Justice Ketanji Brown Jackson released her first opinion since taking office this June—a dissent, arguing in favor of an Ohio death row inmate.
In her dissent, Jackson argued that the court should grant a writ of certiorari in the case of Davel Chinn, an Ohio man convicted of a 1989 murder and sentenced to death. Chinn’s lawyers argued that, during Chinn’s trial, the state suppressed the fact that a key witness to the crime was severely intellectually disabled. By suppressing this information, they claim that the jury had an overinflated view of the witness’s credibility. Jackson’s dissent, in this case, offers a glimpse into her possible future rulings on the Supreme Court—and her eagerness to intervene in due process violations.
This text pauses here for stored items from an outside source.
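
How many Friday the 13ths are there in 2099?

3

Check the 13th of each month of 2099: Jan 13: Tue, Feb 13: Fri, Mar 13: Fri, Apr 13: Mon, May 13: Wed, Jun 13: Sat, Jul 13: Mon, Aug 13: Thu, Sep 13: Sun, Oct 13: Tue, Nov 13: Fri, Dec 13: Sun.
Friday occurs in February, March, November — 3 months.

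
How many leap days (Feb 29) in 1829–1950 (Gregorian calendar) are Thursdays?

4

Leap years in 1829–1950: 29 of them.
Feb 29 weekday advances by 5 (mod 7) from one leap year to the next four years later (or differs when a century non-leap intervenes).
Leap-day weekdays: 1832:Wed 1836:Mon 1840:Sat 1844:Thu✓ 1848:Tue 1852:Sun 1856:Fri 1860:Wed 1864:Mon 1868:Sat 1872:Thu✓ 1876:Tue 1880:Sun …(3 more)… 1896:Sat 1904:Mon 1908:Sat 1912:Thu✓ 1916:Tue 1920:Sun 1924:Fri 1928:Wed 1932:Mon 1936:Sat 1940:Thu✓ 1944:Tue 1948:Sun
Thursday: 1844, 1872, 1912, 1940 → 4.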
While seven members of the Court agreed to deny Chinn’s petition, Jackson, joined by Justice Sonia Sotomayor, dissented the denial. Jackson argued that several lower courts pinned the outcome of the case on the testimony of Marvin Washington—whose IQ was estimated at only 48. For example, even while denying Chinn’s appeal, the Ohio Supreme Court said “if the jury accepted Washington’s testimony, the jury was certain to convict [Chinn], but if the jury did not believe Washington, it was certain to acquit [Chinn] of all charges.” Yet, Jackson also noted that “when confronted during state postconviction proceedings with the State’s suppression of evidence that would have substantially impeached this key witness, the Ohio courts suddenly concluded that evidence was not ‘material’ enough to have affected the trial.”
Further, Jackson argued that the suppression of information about Washington’s disability, which “may have affected Washington’s ability to remember, perceive fact from fiction, and testify accurately,” constitutes a due process violation. To Jackson, this failure is significant enough to grant Chinn’s petition—and for Chinn’s loss at the Cincinnati-based 6th U.S. Circuit Court of Appeals to be reversed.
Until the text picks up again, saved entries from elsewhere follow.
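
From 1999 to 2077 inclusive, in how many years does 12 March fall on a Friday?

Track 12 March's weekday year by year (advancing +1, or +2 across a Feb 29):
  1999: Fri ✓  2000: Sun (+2)  2001: Mon (+1)  2002: Tue (+1)  2003: Wed (+1)
  2004: Fri (+2) ✓  2005: Sat (+1)  2006: Sun (+1)  2007: Mon (+1)  2008: Wed (+2)
  2009: Thu (+1)  2010: Fri (+1) ✓  2011: Sat (+1)  2012: Mon (+2)  … (51 more years) …
  2064: Wed (+2)  2065: Thu (+1)  2066: Fri (+1) ✓  2067: Sat (+1)  2068: Mon (+2)
  2069: Tue (+1)  2070: Wed (+1)  2071: Thu (+1)  2072: Sat (+2)  2073: Sun (+1)
  2074: Mon (+1)  2075: Tue (+1)  2076: Thu (+2)  2077: Fri (+1) ✓
Friday years: 1999, 2004, 2010, 2021, 2027, 2032, 2038, 2049, 2055, 2060, 2066, 2077 — 12 in total.

12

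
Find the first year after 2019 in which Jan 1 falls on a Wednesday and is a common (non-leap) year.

2025

Jan 1 advances by 2 weekdays after a leap year and by 1 after a common year.
2019: Jan 1 is Tuesday.
2020: Wednesday (leap)
2021: Friday
2022: Saturday
2023: Sunday
2024: Monday (leap)
2025: Wednesday
2025 begins on a Wednesday and is a common year.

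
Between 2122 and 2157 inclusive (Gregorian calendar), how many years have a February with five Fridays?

February has 28 days (29 in leap years); it has five Fridays when Friday falls among the first (month-length − 28) days — i.e. when February 1 is Friday in a leap year (never in a common year).
February 1 by year: 2122:Sun 2123:Mon 2124:Tue 2125:Thu 2126:Fri 2127:Sat 2128:Sun 2129:Tue 2130:Wed 2131:Thu 2132:Fri✓ 2133:Sun 2134:Mon 2135:Tue 2136:Wed …(6 more)… 2143:Fri 2144:Sat 2145:Mon 2146:Tue 2147:Wed 2148:Thu 2149:Sat 2150:Sun 2151:Mon 2152:Tue 2153:Thu 2154:Fri 2155:Sat 2156:Sun 2157:Tue
Years with five Fridays: 2132 → 1.

1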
“Because Chinn’s life is on the line, and given the substantial likelihood that the suppressed records would have changed the outcome at trial based on the Ohio courts’ own representations…I would summarily reverse to ensure that the Sixth Circuit conducts its materiality analysis under the proper standard,” Jackson concluded.
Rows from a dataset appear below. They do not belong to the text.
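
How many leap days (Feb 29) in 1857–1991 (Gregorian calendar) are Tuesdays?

4

Leap years in 1857–1991: 32 of them.
Feb 29 weekday advances by 5 (mod 7) from one leap year to the next four years later (or differs when a century non-leap intervenes).
Leap-day weekdays: 1860:Wed 1864:Mon 1868:Sat 1872:Thu 1876:Tue✓ 1880:Sun 1884:Fri 1888:Wed 1892:Mon 1896:Sat 1904:Mon 1908:Sat 1912:Thu …(6 more)… 1940:Thu 1944:Tue✓ 1948:Sun 1952:Fri 1956:Wed 1960:Mon 1964:Sat 1968:Thu 1972:Tue✓ 1976:Sun 1980:Fri 1984:Wed 1988:Mon
Tuesday: 1876, 1916, 1944, 1972 → 4.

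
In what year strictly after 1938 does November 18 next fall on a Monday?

1940

From one year to the next, a fixed date's weekday advances by 1, or by 2 when a Feb 29 lies between the two dates.
1938: November 18 is Friday.
1939: Saturday (+1)
1940: Monday (+2)
November 18 falls on a Monday in 1940.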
Jackson’s first opinion hints at a possible disposition towards interfering in government abuses—at least when it comes to criminal justice. Furthermore, the media attention lavished on this particular decision because it was Jackson’s first might shed more light on the abuses and suppression of evidence that often occurs in criminal trials. Preventing the jury from being aware of possibly outcome-changing evidence—particularly in a capital trial—is a massive miscarriage of justice.